Lario vs Berlusconi, qual è la parola che l’Ansa “censurò”?

Pubblicato il 6 Novembre 2009 - 21:03| Aggiornato il 7 Novembre 2009 OLTRE 6 MESI FA

Nel libro di Vespa “Donne di cuori” c’è il retroscena di quello che è successo il giorno in cui Veronica Lario decise di divorziare da Berlusconi “a mezzo stampa”. La Lario avrebbe mandato la comunicazione all’Ansa poco prima delle 22 del 28 aprile scorso. L’allora direttore Giampiero Gramaglia però rispose alla Lario in questo modo: «Signora, una frase è un po’ troppo sopra le righe. Mi permette di tagliarla?».

«Direttore, ho i miei buoni motivi per averla scritta – ha risposto la Lario – . Comunque, si regoli come meglio crede. L’importante è che la sostanza di quel che penso esca immutata».

Gramaglia era stato contattato dopo le 17 da due persone vicine alla moglie di Silvio Berlusconi: «Può darsi che la signora voglia rilasciare una dichiarazione all’Ansa», era il messaggio. Gramaglia aveva chiamato subito la sala stampa della Camera dei deputati e ad Alessio Panizzi, capo del servizio politico dell’agenzia, affidò la missione. Vista la delicatezza della cosa, Panizzi decise di gestirla in prima persona, senza metterne a parte altri colleghi.

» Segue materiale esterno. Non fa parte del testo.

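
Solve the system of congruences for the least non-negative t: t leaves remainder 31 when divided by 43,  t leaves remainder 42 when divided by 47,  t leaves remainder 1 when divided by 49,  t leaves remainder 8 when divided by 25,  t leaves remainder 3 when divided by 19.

The moduli are pairwise coprime; N = 43·47·49·25·19 = 47038775.
N/43 = 1093925; 1093925 ≡ 5 (mod 43); 5·26 ≡ 1, so inverse 26.
N/47 = 1000825; 1000825 ≡ 7 (mod 47); 7·27 ≡ 1, so inverse 27.
N/49 = 959975; 959975 ≡ 16 (mod 49); 16·46 ≡ 1, so inverse 46.
N/25 = 1881551; 1881551 ≡ 1 (mod 25), inverse 1.
N/19 = 2475725; 2475725 ≡ 6 (mod 19); 6·16 ≡ 1, so inverse 16.
t ≡ 31·1093925·26 + 42·1000825·27 + 1·959975·46 + 8·1881551·1 + 3·2475725·16 = 2194685158.
2194685158 mod 47038775 = 30901508.

30901508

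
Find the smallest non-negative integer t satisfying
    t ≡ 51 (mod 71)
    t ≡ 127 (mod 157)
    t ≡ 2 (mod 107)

The moduli are pairwise coprime; N = 71·157·107 = 1192729.
N/71 = 16799; 16799 ≡ 43 (mod 71); 43·38 ≡ 1, so inverse 38.
N/157 = 7597; 7597 ≡ 61 (mod 157); 61·139 ≡ 1, so inverse 139.
N/107 = 11147; 11147 ≡ 19 (mod 107); 19·62 ≡ 1, so inverse 62.
t ≡ 51·16799·38 + 127·7597·139 + 2·11147·62 = 168048531.
168048531 mod 1192729 = 1066471.

1066471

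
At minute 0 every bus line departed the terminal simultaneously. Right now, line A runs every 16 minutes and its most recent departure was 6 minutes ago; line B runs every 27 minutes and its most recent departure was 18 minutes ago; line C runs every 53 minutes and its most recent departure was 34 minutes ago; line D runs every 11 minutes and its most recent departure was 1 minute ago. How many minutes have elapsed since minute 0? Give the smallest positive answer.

109638

The moduli are pairwise coprime; N = 16·27·53·11 = 251856.
N/16 = 15741; 15741 ≡ 13 (mod 16); 13·5 ≡ 1, so inverse 5.
N/27 = 9328; 9328 ≡ 13 (mod 27); 13·25 ≡ 1, so inverse 25.
N/53 = 4752; 4752 ≡ 35 (mod 53); 35·50 ≡ 1, so inverse 50.
N/11 = 22896; 22896 ≡ 5 (mod 11); 5·9 ≡ 1, so inverse 9.
t ≡ 6·15741·5 + 18·9328·25 + 34·4752·50 + 1·22896·9 = 12954294.
12954294 mod 251856 = 109638.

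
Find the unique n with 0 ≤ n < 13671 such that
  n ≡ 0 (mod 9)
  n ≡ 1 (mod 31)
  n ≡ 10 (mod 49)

12897

Combine the congruences pairwise.
From n ≡ 0 (mod 9) write n = 0 + 9t. Substituting into n ≡ 1 (mod 31) gives 9t ≡ 1 (mod 31), and since 9⁻¹ ≡ 7 (mod 31), t ≡ 7. Hence n ≡ 0 + 9·7 = 63 (mod 279).
From n ≡ 63 (mod 279) write n = 63 + 279t. Substituting into n ≡ 10 (mod 49) gives 279t ≡ 45 (mod 49), and since 34⁻¹ ≡ 13 (mod 49), t ≡ 46. Hence n ≡ 63 + 279·46 = 12897 (mod 13671).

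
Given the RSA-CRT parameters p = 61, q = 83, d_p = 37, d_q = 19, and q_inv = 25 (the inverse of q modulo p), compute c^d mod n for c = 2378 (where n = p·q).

1707

m₁ = c^(d_p) mod p: c ≡ 60 (mod 61), and 60^37 mod 61 = 60.
m₂ = c^(d_q) mod q: c ≡ 54 (mod 83), and 54^19 mod 83 = 47.
h = q_inv·(m₁ − m₂) mod p = 25·(60 − 47) mod 61 = 20.
m = m₂ + h·q = 47 + 20·83 = 1707.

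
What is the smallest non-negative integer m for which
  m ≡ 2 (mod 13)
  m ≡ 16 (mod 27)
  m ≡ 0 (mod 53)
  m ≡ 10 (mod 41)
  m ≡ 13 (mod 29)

9754279

Combine the congruences pairwise.
From m ≡ 2 (mod 13) write m = 2 + 13t. Substituting into m ≡ 16 (mod 27) gives 13t ≡ 14 (mod 27), and since 13⁻¹ ≡ 25 (mod 27), t ≡ 26. Hence m ≡ 2 + 13·26 = 340 (mod 351).
From m ≡ 340 (mod 351) write m = 340 + 351t. Substituting into m ≡ 0 (mod 53) gives 351t ≡ 31 (mod 53), and since 33⁻¹ ≡ 45 (mod 53), t ≡ 17. Hence m ≡ 340 + 351·17 = 6307 (mod 18603).
From m ≡ 6307 (mod 18603) write m = 6307 + 18603t. Substituting into m ≡ 10 (mod 41) gives 18603t ≡ 17 (mod 41), and since 30⁻¹ ≡ 26 (mod 41), t ≡ 32. Hence m ≡ 6307 + 18603·32 = 601603 (mod 762723).
From m ≡ 601603 (mod 762723) write m = 601603 + 762723t. Substituting into m ≡ 13 (mod 29) gives 762723t ≡ 15 (mod 29), and since 23⁻¹ ≡ 24 (mod 29), t ≡ 12. Hence m ≡ 601603 + 762723·12 = 9754279 (mod 22118967).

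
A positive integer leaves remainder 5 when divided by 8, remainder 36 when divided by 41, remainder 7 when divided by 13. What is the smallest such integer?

2373

From n ≡ 5 (mod 8) write n = 5 + 8t. Substituting into n ≡ 36 (mod 41) gives 8t ≡ 31 (mod 41), and since 8⁻¹ ≡ 36 (mod 41), t ≡ 9. Hence n ≡ 5 + 8·9 = 77 (mod 328).
From n ≡ 77 (mod 328) write n = 77 + 328t. Substituting into n ≡ 7 (mod 13) gives 328t ≡ 8 (mod 13), and since 3⁻¹ ≡ 9 (mod 13), t ≡ 7. Hence n ≡ 77 + 328·7 = 2373 (mod 4264).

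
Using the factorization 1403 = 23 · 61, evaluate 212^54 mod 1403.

Mod 23: 212 ≡ 5; by Fermat, exponent reduces to 54 mod 22 = 10; 5^10 ≡ 9 (mod 23).
Mod 61: 212 ≡ 29; 29^54 ≡ 60 (mod 61).
Combine by CRT: x ≡ 9 (mod 23), x ≡ 60 (mod 61) ⇒ x ≡ 975 (mod 1403).

975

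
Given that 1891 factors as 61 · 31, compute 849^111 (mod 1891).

680

Mod 61: 849 ≡ 56; by Fermat, exponent reduces to 111 mod 60 = 51; 56^51 ≡ 9 (mod 61).
Mod 31: 849 ≡ 12; by Fermat, exponent reduces to 111 mod 30 = 21; 12^21 ≡ 29 (mod 31).
Combine by CRT: x ≡ 9 (mod 61), x ≡ 29 (mod 31) ⇒ x ≡ 680 (mod 1891).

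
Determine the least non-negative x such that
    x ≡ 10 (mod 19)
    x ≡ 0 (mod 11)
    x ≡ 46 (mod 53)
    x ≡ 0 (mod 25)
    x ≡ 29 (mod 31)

464750

The moduli are pairwise coprime; N = 19·11·53·25·31 = 8584675.
N/19 = 451825; 451825 ≡ 5 (mod 19); 5·4 ≡ 1, so inverse 4.
N/11 = 780425; 780425 ≡ 8 (mod 11); 8·7 ≡ 1, so inverse 7.
N/53 = 161975; 161975 ≡ 7 (mod 53); 7·38 ≡ 1, so inverse 38.
N/25 = 343387; 343387 ≡ 12 (mod 25); 12·23 ≡ 1, so inverse 23.
N/31 = 276925; 276925 ≡ 2 (mod 31); 2·16 ≡ 1, so inverse 16.
x ≡ 10·451825·4 + 0·780425·7 + 46·161975·38 + 0·343387·23 + 29·276925·16 = 429698500.
429698500 mod 8584675 = 464750.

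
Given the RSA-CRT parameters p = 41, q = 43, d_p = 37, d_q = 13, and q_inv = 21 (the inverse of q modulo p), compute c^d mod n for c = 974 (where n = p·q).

679

m₁ = c^(d_p) mod p: c ≡ 31 (mod 41), and 31^37 mod 41 = 23.
m₂ = c^(d_q) mod q: c ≡ 28 (mod 43), and 28^13 mod 43 = 34.
h = q_inv·(m₁ − m₂) mod p = 21·(23 − 34) mod 41 = 15.
m = m₂ + h·q = 34 + 15·43 = 679.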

Alle 17.30 telefonò a villa Belvedere, la residenza della signora Lario, e chiese di poter parlare con lei, ma le fu passata la sua assistente, Paola Gipponi, la quale, ascoltata la richiesta, disse che lo avrebbe richiamato. Infatti, un’ora più tardi si mise in contatto con lui, comunicandogli che Veronica Berlusconi avrebbe risposto solo a domande scritte.

Panizzi si consultò allora con Gramaglia e, insieme, formularono tre domande molto generiche, senza mai chiamare in causa Berlusconi: l’idea era: se vuole chiamare in causa il marito, a farlo sarà lei. La prima domanda riguardava il ruolo delle donne in politica, citando anche l’attacco che il giorno precedente il sito web della fondazione Farefuturo, vicina a Gianfranco Fini, aveva mosso sull’onda delle notizie e articoli apparsi anche sui giornali vicini al governo che accreditavano la presenza di «veline» nella lista del Popolo della libertà per le elezioni europee di giugno.

La seconda domanda rivolta a Veronica Lario era legata alla prima, poiché le si chiedeva un giudizio sull’uso di candidare donne avvenenti per attirare voti. La terza verteva sul fatto che lei, quando incontrò Silvio Berlusconi, era un’attrice. Dunque, anche nel suo caso c’era stata una sorta di passaggio riflesso dal mondo dello spettacolo a quello della politica, seppure non immediato, per i lunghi anni in cui il Cavaliere era stato soltanto un brillante imprenditore, ma a questa domanda lei non rispose.

Verso le 20 di quel 28 aprile Paola Gipponi chiamò di nuovo Panizzi e gli disse che la signora Lario aveva preparato le risposte, precisando però che avrebbe aggiunto una quarta domanda con una quarta risposta. Lo stesso giorno infatti, Repubblica aveva riferito della presenza di Berlusconi, la domenica precedente, alla festa del diciottesimo compleanno di una ragazza napoletana, Noemi Letizia, ma la cosa non aveva fatto ancora rumore. L’avvenimento e il racconto di Repubblica non erano però sfuggiti a Veronica Lario. La quarta domanda che si era posta, infatti, suonava così: «Non le sembra strano che suo marito abbia partecipato domenica al compleanno di una diciottenne di Napoli chiamata Noemi?» . Seguiva una risposta molto dura da parte dell’ex moglie del Cavaliere.

Il testo di Veronica Lario arrivò nella casella di posta elettronica di Panizzi poco prima delle 20. Il giornalista, che non aveva mai parlato con la signora Berlusconi se non per interposta persona, voleva essere sicuro che lei fosse completamente d’accordo con la stesura trasmessa all’agenzia, e quindi chiamò Paola Gipponi che, a quel punto, gli passò Veronica.

«Mi scusi – le disse Panizzi – ci siamo parlati solo per posta elettronica e volevo verificare che fosse lei l’autrice del testo. Ho visto che ha scritto risposte molto dure… ». La signora Berlusconi gli confermò l’autenticità del testo, gli spiegò le ragioni della durezza delle sue risposte e aggiunse un dettaglio che il giornalista avrebbe inserito nella nota d’agenzia che fu diffusa più tardi: «Finora mi ero sempre rivolta ai giornali – gli disse -. Se stavolta ho scelto l’Ansa, è perché tutti sappiano che i miei figli e io siamo vittime e non complici di questa situazione».